What they cannot be right about, though, is that 1) this indictment is politically fantastic for Trump and yet somehow 2) this indictment is politically motivated, and is only happening because President Joe Biden is trying to kneecap his rival.

Ohio Sen. J.D. Vance of Ohio said that if “Merrick Garland wants to use these officials to harass Joe Biden’s political opponents, we will grind his department to a halt” by blocking all DOJ nominees.

Merrick Garland picked independent Jack Smith

Mild Merrick Garland, someone frustrated Democrats have seen as maddeningly unpolitical, picked a truly independent special counsel in Jack Smith, who made his career putting away war criminals.

And why would Biden, whose political skills have repeatedly been underestimated, try to neutralize an opponent by strengthening him?

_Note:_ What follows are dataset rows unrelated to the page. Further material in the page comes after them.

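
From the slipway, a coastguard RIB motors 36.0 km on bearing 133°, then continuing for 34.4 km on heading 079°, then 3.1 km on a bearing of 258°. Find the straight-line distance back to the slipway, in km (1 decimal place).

Leg 1 (133°, 36.0 km): east 36.0 sin 133° = 26.33, north 36.0 cos 133° = -24.55
Leg 2 (079°, 34.4 km): east 34.4 sin 79° = 33.77, north 34.4 cos 79° = 6.56
Leg 3 (258°, 3.1 km): east 3.1 sin 258° = -3.03, north 3.1 cos 258° = -0.64
Net: 57.06 east, -18.63 north. Distance = √((57.06)² + (-18.63)²) = 60.029 km.

60.0 km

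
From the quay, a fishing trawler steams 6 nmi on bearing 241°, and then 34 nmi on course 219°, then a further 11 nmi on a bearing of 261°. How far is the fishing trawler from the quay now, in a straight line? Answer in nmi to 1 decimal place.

Leg 1 (241°, 6 nmi): east 6 sin 241° = -5.25, north 6 cos 241° = -2.91
Leg 2 (219°, 34 nmi): east 34 sin 219° = -21.40, north 34 cos 219° = -26.42
Leg 3 (261°, 11 nmi): east 11 sin 261° = -10.86, north 11 cos 261° = -1.72
Net: -37.51 east, -31.05 north. Distance = √((-37.51)² + (-31.05)²) = 48.695 nmi.

48.7 nmi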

Why would he “weaponize” the DOJ, with the weapon so likely to boomerang?

Of course, Biden is not behind these charges, which only Trump himself made inevitable.

But if the president were pulling the strings at DOJ, as Trump himself quite overtly tried to do, and is promising to do again if reelected, machinations of the kind that so many Republicans have accused would be self-defeating. Or at least, too risky to try.

Quaint, I know, trying to impose consistency, but Biden also cannot be both a world-class schemer and suffering from dementia.

Still, Trump’s defenders continue to insist that Trump is being treated worse than anyone else would have been. Missouri Sen. Eric Schmitt called the charges against him a “political hit job.”

“I think the country is very frustrated,” House Speaker Kevin McCarthy said, “when you don’t feel like there’s equal justice,” There certainly isn’t equal justice, though not in the way he means it; anyone but Trump would not have walked away free after his white glove arraignment.

Others were not arrested for mishandling classified documents because they didn’t do what he did: Hillary Clinton possessed no classified documents, but discussed classified topics on an unsecured server. Mike Pence and Biden volunteered the classified documents found among their papers. The proof that Trump himself would not have been prosecuted if he had just forked over what he had is that he was not charged with mishandling those documents that he did surrender.

Remember when then-House Speaker Nancy Pelosi infuriated Democratic activists by trying to avoid impeaching Trump, because she knew it would further divide the country and could benefit him politically? In the end, though, he left her no choice, just as he left the DOJ none.

Ordinary Democrats and some other Americans, too, think Trump should have been indicted, not because it will benefit Biden, which it may not, but because they believe he has committed serious crimes. They recognize the political risk, but think it would be even riskier to our system to grant blanket immunity to presidential perps.

What’s at stake is so much more important than either Biden or Trump, and one of them knows that.